16 Giu INTELLIGENZA “ARTIFICIALE” E PROFESSIONALITA’ (Gazzetta Tributaria n. 82/2026)
82 – Alcune considerazioni in ordine a pronunce su ricorsi c.d. “automatici”.
Per primi sono stati i Tribunali Civili a dubitare dei ricorsi prodotti dall’Intelligenza Artificiale e presentati sic et simpliciter dagli avvocati nella vertenza.
Vi sono casi di ricorsi palesemente infarciti di eccezioni inutili o errate, inserite perché i programmi fanno fatica distinguere le varie fattispecie, che sono stai sanzionati dal giudice spesso con anche la condanna al risarcimento per lite temeraria.
Il ricorrente che ha usato un testo derivante da sistemi automatici e non aderente alla fattispecie è stato condannato a pagare, ex art.96 C.P.C., una somma per avere proposto una lite infondata e non supportata da adeguati motivi.

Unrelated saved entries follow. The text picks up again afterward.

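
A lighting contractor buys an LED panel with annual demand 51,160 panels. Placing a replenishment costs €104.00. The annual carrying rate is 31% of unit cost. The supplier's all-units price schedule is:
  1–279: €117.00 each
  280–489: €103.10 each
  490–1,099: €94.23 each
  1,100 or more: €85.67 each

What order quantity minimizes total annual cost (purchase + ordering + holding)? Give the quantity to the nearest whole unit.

Holding cost per unit per year at price C is H = 0.31·C.
Evaluate total cost at each tier's feasible EOQ or, if the EOQ is below the tier, at the tier's minimum quantity.
Tier 1 (€117.00): EOQ = 541.7 exceeds tier's upper bound 279, so this tier is dominated.
Tier 2 (€103.10): EOQ = 577.0 exceeds tier's upper bound 489, so this tier is dominated.
EOQ at €94.23 = 603.6 (feasible in tier 3): TC = 51,160×€94.23 + (51,160/603.6)×104 + (603.6/2)×0.31×€94.23 = €4,838,437.61.
EOQ at €85.67 = 633.0 < 1100, so use break Q=1100: TC = 51,160×€85.67 + (51,160/1100.0)×104 + (1100.0/2)×0.31×€85.67 = €4,402,320.88.
Lowest total cost is €4,402,320.88 at Q = 1100.0.

Q* ≈ 1,100 panels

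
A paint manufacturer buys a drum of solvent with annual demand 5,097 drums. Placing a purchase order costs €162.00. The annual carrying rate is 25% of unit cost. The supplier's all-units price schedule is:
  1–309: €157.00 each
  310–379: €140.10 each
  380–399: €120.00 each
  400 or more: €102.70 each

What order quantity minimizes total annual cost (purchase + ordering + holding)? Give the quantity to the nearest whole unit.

Q* ≈ 400 drums

Holding cost per unit per year at price C is H = 0.25·C.
Candidates are each tier's EOQ (if it falls in that tier) and each price-break quantity.
EOQ at €157.00 = 205.1 (feasible in tier 1): TC = 5,097×€157.00 + (5,097/205.1)×162 + (205.1/2)×0.25×€157.00 = €808,280.00.
EOQ at €140.10 = 217.1 < 310, so use break Q=310: TC = 5,097×€140.10 + (5,097/310.0)×162 + (310.0/2)×0.25×€140.10 = €722,182.17.
EOQ at €120.00 = 234.6 < 380, so use break Q=380: TC = 5,097×€120.00 + (5,097/380.0)×162 + (380.0/2)×0.25×€120.00 = €619,512.93.
EOQ at €102.70 = 253.6 < 400, so use break Q=400: TC = 5,097×€102.70 + (5,097/400.0)×162 + (400.0/2)×0.25×€102.70 = €530,661.19.
Lowest total cost is €530,661.19 at Q = 400.0.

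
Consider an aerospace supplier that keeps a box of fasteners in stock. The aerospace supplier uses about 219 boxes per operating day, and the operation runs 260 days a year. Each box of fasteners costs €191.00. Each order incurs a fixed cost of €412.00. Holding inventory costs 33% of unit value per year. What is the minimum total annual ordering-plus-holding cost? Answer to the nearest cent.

Annual demand D = 219 × 260 = 56,940.
Holding cost H = 0.33 × €191.00 = €63.0300 per unit per year.
Q* = √(2DS/H) = √(2 × 56,940 × 412 / 63.03) ≈ 862.78.
At the optimum the two cost components are equal, so total cost = 2·(Q*/2)H = Q*·H.
Minimum total = √(2DSH) = √(2 × 56,940 × 412 × 63.03) ≈ 54380.850.

TC* ≈ €54,380.85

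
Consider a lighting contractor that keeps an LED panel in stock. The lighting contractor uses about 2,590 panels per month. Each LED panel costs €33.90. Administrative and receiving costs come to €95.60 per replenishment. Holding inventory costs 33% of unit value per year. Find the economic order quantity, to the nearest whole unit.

Q* ≈ 729 panels

Annual demand D = 2,590 × 12 = 31,080.
Holding cost H = 0.33 × €33.90 = €11.1870 per unit per year.
EOQ = √(2DS / H) = √(2 × 31,080 × 95.6 / 11.187).
= √(5,942,496 / 11.187) = √531,196.5674 ≈ 728.832.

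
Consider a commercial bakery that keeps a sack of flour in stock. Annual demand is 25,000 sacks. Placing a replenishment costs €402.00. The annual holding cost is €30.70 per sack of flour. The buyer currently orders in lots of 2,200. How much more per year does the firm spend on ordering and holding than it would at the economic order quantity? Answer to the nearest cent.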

Ora intervengono anche i giudici tributaria, sia pure, per ora solo le Corti di Giustizia Tributaria di Primo Grado che rilevando la “fabbricazione a macchina” del ricorso lo dichiarano infondato per eccezioni non conferenti.
Effettivamente sembra che i ricorsi de quo fossero generici, con eccezioni buone per ogni situazione e quindi non aderenti alla specifica vertenza.

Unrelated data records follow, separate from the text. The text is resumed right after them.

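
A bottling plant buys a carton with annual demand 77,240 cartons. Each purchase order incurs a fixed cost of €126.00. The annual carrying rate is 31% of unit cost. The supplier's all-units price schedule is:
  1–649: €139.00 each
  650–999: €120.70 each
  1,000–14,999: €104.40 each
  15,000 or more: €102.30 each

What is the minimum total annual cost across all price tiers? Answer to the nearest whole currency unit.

Holding cost per unit per year at price C is H = 0.31·C.
Candidates are each tier's EOQ (if it falls in that tier) and each price-break quantity.
Tier 1 (€139.00): EOQ = 672.1 exceeds tier's upper bound 649, so this tier is dominated.
EOQ at €120.70 = 721.3 (feasible in tier 2): TC = 77,240×€120.70 + (77,240/721.3)×126 + (721.3/2)×0.31×€120.70 = €9,349,855.08.
EOQ at €104.40 = 775.5 < 1000, so use break Q=1000: TC = 77,240×€104.40 + (77,240/1000.0)×126 + (1000.0/2)×0.31×€104.40 = €8,089,770.24.
EOQ at €102.30 = 783.4 < 15000, so use break Q=15000: TC = 77,240×€102.30 + (77,240/15000.0)×126 + (15000.0/2)×0.31×€102.30 = €8,140,148.32.
Lowest total cost among the candidates is at Q = 1000.0.

TC* ≈ €8,089,770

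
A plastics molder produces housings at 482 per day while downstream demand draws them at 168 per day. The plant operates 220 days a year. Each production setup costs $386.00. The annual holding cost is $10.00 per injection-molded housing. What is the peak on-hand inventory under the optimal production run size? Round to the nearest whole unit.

Annual demand D = 168 × 220 = 36,960.
Production build-up factor (1 − d/p) = 1 − 168/482 = 0.6515.
Q* = √(2DS / (H(1 − d/p))) = √(2 × 36,960 × 386 / (10 × 0.6515)).
= √(28,533,120 / 6.5145) ≈ 2092.827.
Maximum inventory = Q*(1 − d/p) = 2092.827 × 0.6515 ≈ 1363.377.

I_max ≈ 1,363 housings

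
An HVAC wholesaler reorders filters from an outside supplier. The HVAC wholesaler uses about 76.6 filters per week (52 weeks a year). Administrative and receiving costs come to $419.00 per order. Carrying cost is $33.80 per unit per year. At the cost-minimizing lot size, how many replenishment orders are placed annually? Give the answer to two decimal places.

N ≈ 12.68 orders per year

Annual demand D = 76.6 × 52 = 3,983.2.
EOQ = √(2DS/H) = √(2 × 3,983.2 × 419 / 33.8) ≈ 314.25.
Orders per year = D / Q* = 3,983.2 / 314.25 ≈ 12.675.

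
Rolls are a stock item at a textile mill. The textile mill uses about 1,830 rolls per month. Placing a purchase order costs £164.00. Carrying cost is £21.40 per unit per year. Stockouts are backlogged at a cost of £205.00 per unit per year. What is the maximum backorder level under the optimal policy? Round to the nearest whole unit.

S* ≈ 58 rolls

Annual demand D = 1,830 × 12 = 21,960.
With planned backorders, Q* = √(2DS/H) · √((H+B)/B).
√(2DS/H) = √(2 × 21,960 × 164 / 21.4) = 580.158.
√((H+B)/B) = √((21.4+205)/205) = 1.0509.
Q* ≈ 609.688.
S* = Q* · H/(H+B) = 609.688 × 21.4/226.4 ≈ 57.629.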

A chi scrive, alla luce delle decine di anni di attività sia tributaria che giornalistica, viene un dubbio: ma forse il nuovo mondo informatico ha cancellato anche la rilettura degli atti e dei testi?
Una volta, e certamente era il secolo scorso, dopo avere scritto un pezzo si procedeva ad una prima lettura di verifica, e non è escluso che vi fosse anche un secondo “setaccio” sia lessicale che concettuale, per evitare strafalcioni e ripetizioni.

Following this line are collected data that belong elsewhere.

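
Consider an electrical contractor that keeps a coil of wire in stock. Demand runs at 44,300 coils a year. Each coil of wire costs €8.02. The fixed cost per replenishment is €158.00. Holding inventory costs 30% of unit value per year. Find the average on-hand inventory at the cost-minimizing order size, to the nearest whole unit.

Holding cost H = 0.30 × €8.02 = €2.4060 per unit per year.
The optimal lot size = √(2DS/H) = √(2 × 44,300 × 158 / 2.406) ≈ 2412.11.
Average inventory = Q*/2 ≈ 2412.11 / 2 = 1206.056.

Average inventory ≈ 1,206 coils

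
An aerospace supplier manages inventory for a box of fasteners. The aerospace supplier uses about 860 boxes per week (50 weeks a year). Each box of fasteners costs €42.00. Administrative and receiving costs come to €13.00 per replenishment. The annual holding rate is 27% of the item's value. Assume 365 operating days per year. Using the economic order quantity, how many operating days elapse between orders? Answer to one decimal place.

T ≈ 2.7 days

Annual demand D = 860 × 50 = 43,000.
Holding cost H = 0.27 × €42.00 = €11.3400 per unit per year.
The optimal lot size = √(2DS/H) = √(2 × 43,000 × 13 / 11.34) ≈ 313.99.
Cycle time = Q*/D × 365 = 313.99 / 43,000 × 365 ≈ 2.665 days.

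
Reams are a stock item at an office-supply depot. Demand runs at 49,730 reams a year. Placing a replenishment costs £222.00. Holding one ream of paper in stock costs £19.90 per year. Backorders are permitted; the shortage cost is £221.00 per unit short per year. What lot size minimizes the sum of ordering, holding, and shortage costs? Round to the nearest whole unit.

Q* ≈ 1,100 reams

With planned backorders, Q* = √(2DS/H) · √((H+B)/B).
√(2DS/H) = √(2 × 49,730 × 222 / 19.9) = 1053.354.
√((H+B)/B) = √((19.9+221)/221) = 1.0441.
Q* ≈ 1099.756.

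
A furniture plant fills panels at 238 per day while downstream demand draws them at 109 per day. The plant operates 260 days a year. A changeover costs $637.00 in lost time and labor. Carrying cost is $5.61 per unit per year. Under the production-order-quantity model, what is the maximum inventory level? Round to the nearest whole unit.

Annual demand D = 109 × 260 = 28,340.
Production build-up factor (1 − d/p) = 1 − 109/238 = 0.5420.
Q* = √(2DS / (H(1 − d/p))) = √(2 × 28,340 × 637 / (5.61 × 0.5420)).
= √(36,105,160 / 3.0407) ≈ 3445.854.
Maximum inventory = Q*(1 − d/p) = 3445.854 × 0.5420 ≈ 1867.711.

I_max ≈ 1,868 panels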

Una rilettura anche dei ricorsi potrebbe evidenziare se il testo contiene eccezioni non legate al contesto, affermazioni di stile trite e ritrite (per esempio la mancanza del potere di firma del funzionario!) e generalmente infondate e così via.
A leggere le varie sentenze che sino ad ora hanno affrontato il tema dell’atto giudiziario (ricorso o simili) motivato utilizzando solo l’IA sembra che il concetto di rilettura sia stato completamente tralasciato: una volta formulata la domanda al programma di turno quello che ne scaturisce viene utilizzato in modo acritico, senza probabilmente neppure una lettura superficiale.
Chiaro allora che il giudice, quando si avvede che il testo che gli è stato sottoposto è frutto di un procedimento automatico non può che respingerlo, affermando anche la responsabilità personale del difensore che ha formulato atti erronei e non produttivi di effetti.
Saremo certamente curiosi di conoscere la reazione delle Compagnie di Assicurazione che stipulano le obbligatorie polizze di responsabilità professionale, quando dovranno risarcire le vittime della mancanza di rilettura dell’atto da parte del professionista, che si è fidato apoditticamente dell’Intelligenza Artificiale.
A meno che anche il programma della Compagnia Assicuratrice sia dominato dall’Intelligenza Artificiale e allora secondo le leggi sulla robotica di Azimov (concepite cento anni fa!) non può danneggiare né umani né altri robot!
Che razza di pasticcio, e basterebbe la serietà e l’umiltà professionale di rileggere gli atti.